The dearth of explicit descriptions of the health of the economy in North Korean state media, save from occasional agricultural and construction efforts, suggests the government is struggling to reach development goals set by Kim in a five-year plan released in early 2021, according to the ministry.

Through the first half of 2022, North Korea has already established a year record for ballistic launches, firing 31 missiles in over 18 different launch events, including its first intercontinental ballistic missile displays in nearly five years.

North Korea has almost completed preparations to detonate a nuclear weapon at its testing location in the northeastern town of Punggye-ri, according to US and South Korean authorities.

The site had been inactive since hosting the North’s sixth nuclear test in September 2017, when it said it detonated a thermonuclear bomb designed for its ICBMs.

Experts say the North's unusually rapid testing activity demonstrates Kim's dual purpose to improve his arsenal while also putting pressure on the Biden administration over long-stalled nuclear negotiations.

While the United States has stated that if North Korea conducts another nuclear test, the prospects for substantial punitive measures are uncertain due to differences among permanent members of the United Nations Security Council. This year, Russia and China blocked US-sponsored resolutions that would have escalated penalties, arguing that Washington should instead focus on resuming talks.

A COVID-19 outbreak spreading across the largely unvaccinated regime of 26 million people hasn't slowed Kim's pressure campaign.
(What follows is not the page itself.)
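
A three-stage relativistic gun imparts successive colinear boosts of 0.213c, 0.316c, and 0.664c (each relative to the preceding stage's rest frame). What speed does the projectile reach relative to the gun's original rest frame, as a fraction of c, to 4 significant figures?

Compose boost 2: (0.316 + 0.213)/(1 + 0.316×0.213) = 0.5290/1.06731 = 0.495639
Compose boost 3: (0.664 + 0.495639)/(1 + 0.664×0.495639) = 1.15964/1.32910 = 0.8725

u ≈ 0.8725c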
Despite global concerns about the country's inadequate health-care system, North Korea maintained a dubious assertion that its outbreak was diminishing during the summit.

North Korea has imposed restrictions on the movement of people and goods between regions, but large groups of workers have continued to gather at farms and industrial sites, driven by the need to rebuild an economy that has been decimated by decades of mismanagement, sanctions, and pandemic border closures.

During the discussion, Kim stated that the country's recent "maximum emergency" antivirus effort had improved the economy's ability to deal with the infection.

Kim has turned down offers of vaccines and other assistance from the United States and South Korea. North Korea, according to GAVI, the non-profit that operates the United Nations-backed COVAX vaccine distribution programme, has begun administering doses donated by its ally China. The quantity of doses and how they were distributed, however, remained unknown.